I'm new to bit manipulation but I'm struggling to translate it to code. For the following function I need to make a bitmask

void make_bitmask(unsigned int width, unsigned int shift,unsigned int* mask)

The bitmask function is supposed to have a width and a shift. if w=5 and s=1 it should give 00111110.

How should I approach this? This is my latest code I've been trying:

*mask |= width << shift;

Changed to *mask = ((1 << width) - 1) << shift;

Unit test:

static void test_make_bitmask_correct_width(void)
{
 unsigned int mask = 0;
make_bitmask(1,0,&mask)
TEST_ASSERT_EQUAL_HEX32(0x1, mask);
make_bitmask(2,0,&mask)
TEST_ASSERT_EQUAL_HEX32(0x3, mask);
make_bitmask(5,0,&mask)
TEST_ASSERT_EQUAL_HEX32(0x1f, mask);
make_bitmask(32,0,&mask)
TEST_ASSERT_EQUAL_HEX32(0xffffffff, mask); // the one that is currently failing  mask is 0x000000000

CodePudding user response:

void make_bitmask(unsigned int width, unsigned int shift,unsigned int *mask)
{
    /*  With unlimited arithmetic, (1 << width) - 1 would give us a mask of
        width bits, starting at the low bit position.  E.g., with width 3, 1 <<
        3 would give binary 1000, and subtracting one would give 111, a mask of
        3 bits.  However, in C arithmetic, if width is the full width of an
        unsigned int, then "1u << width" would overflow.  To avoid this, if
        width is positive, we shift 2u by width-1.  If width is zero, we simply
        use the hardcoded result for a mask of zero bits, zero.
    */
    unsigned int t = width ? (2u << width-1) - 1u : 0u;

    //  Shift the mask to the desired position and store it.
    *mask = t << shift;
}

CodePudding user response:

The decimal value 5 is binary 00000101. Shifting it left by one bit gives you 00001010.

If you want 5 to turn into 00011111 (decimal 31) then the easiest solution is to find out the value 00100000 (decimal 32) and the subtracting one.

Remembering that we're dealing with powers of 2, if you raise 2 to the power of 5 we get 32, and can then subtract one to get the base mask.
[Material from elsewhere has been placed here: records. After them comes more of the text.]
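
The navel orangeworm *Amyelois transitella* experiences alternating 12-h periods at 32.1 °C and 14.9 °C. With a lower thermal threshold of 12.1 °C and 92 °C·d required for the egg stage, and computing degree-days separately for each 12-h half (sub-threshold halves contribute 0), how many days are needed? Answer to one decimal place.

8.1 days

Day half: max(0, 32.1 − 12.1) × 0.5 = 20.0 × 0.5 = 10.00 DD.
Night half: max(0, 14.9 − 12.1) × 0.5 = 2.8 × 0.5 = 1.40 DD.
Per 24 h: 11.40 DD/day.
Duration = 92 / 11.40 = 8.070 ≈ 8.1 days.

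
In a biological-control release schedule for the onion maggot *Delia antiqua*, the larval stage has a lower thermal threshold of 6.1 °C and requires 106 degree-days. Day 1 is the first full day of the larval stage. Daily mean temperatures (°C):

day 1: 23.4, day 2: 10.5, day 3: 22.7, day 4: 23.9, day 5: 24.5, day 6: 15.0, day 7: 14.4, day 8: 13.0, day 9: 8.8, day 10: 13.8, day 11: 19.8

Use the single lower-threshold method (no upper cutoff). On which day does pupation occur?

day 10

Daily DD above 6.1 °C: 17.3, 4.4, 16.6, 17.8, 18.4, 8.9, 8.3, 6.9, 2.7, 7.7, 13.7.
Cumulative: 17.3, 21.7, 38.3, 56.1, 74.5, 83.4, 91.7, 98.6, 101.3, 109.0, 122.7.
The total first reaches 106 DD on day 10.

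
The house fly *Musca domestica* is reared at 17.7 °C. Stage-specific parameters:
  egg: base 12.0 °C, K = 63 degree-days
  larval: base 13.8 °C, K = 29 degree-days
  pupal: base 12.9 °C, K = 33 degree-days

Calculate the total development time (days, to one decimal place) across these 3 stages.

egg: 63 / (17.7 − 12.0) = 63 / 5.7 = 11.053 d.
larval: 29 / (17.7 − 13.8) = 29 / 3.9 = 7.436 d.
pupal: 33 / (17.7 − 12.9) = 33 / 4.8 = 6.875 d.
Sum = 25.364 ≈ 25.4 days.

25.4 days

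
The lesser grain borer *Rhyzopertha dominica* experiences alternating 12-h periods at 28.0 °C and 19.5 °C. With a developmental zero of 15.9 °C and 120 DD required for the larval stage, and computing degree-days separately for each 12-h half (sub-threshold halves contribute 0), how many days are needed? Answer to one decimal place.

Day half: max(0, 28.0 − 15.9) × 0.5 = 12.1 × 0.5 = 6.05 DD.
Night half: max(0, 19.5 − 15.9) × 0.5 = 3.6 × 0.5 = 1.80 DD.
Per 24 h: 7.85 DD/day.
Duration = 120 / 7.85 = 15.287 ≈ 15.3 days.

15.3 days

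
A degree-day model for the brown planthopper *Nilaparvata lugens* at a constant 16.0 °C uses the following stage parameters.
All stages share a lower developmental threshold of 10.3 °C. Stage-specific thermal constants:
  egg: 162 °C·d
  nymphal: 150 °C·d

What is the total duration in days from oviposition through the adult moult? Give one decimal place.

54.7 days

Daily accumulation at 16.0 °C = 16.0 − 10.3 = 5.7 DD/day.
Total K = 162 + 150 = 312 DD.
Total duration = 312 / 5.7 = 54.737 ≈ 54.7 days.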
But instead of using the pow function or multiplying in a loop, we can just shift the value 1 five steps left (1 << 5).

Putting it all together, the you should shift 1 left by width bits, subtract 1, and then shift the result shift bits to the left:

*mask = ((1 << width) - 1) << shift;

With width == 5 and shift == 1 then the above will give you binary 00111110 (decimal 62).

  • Related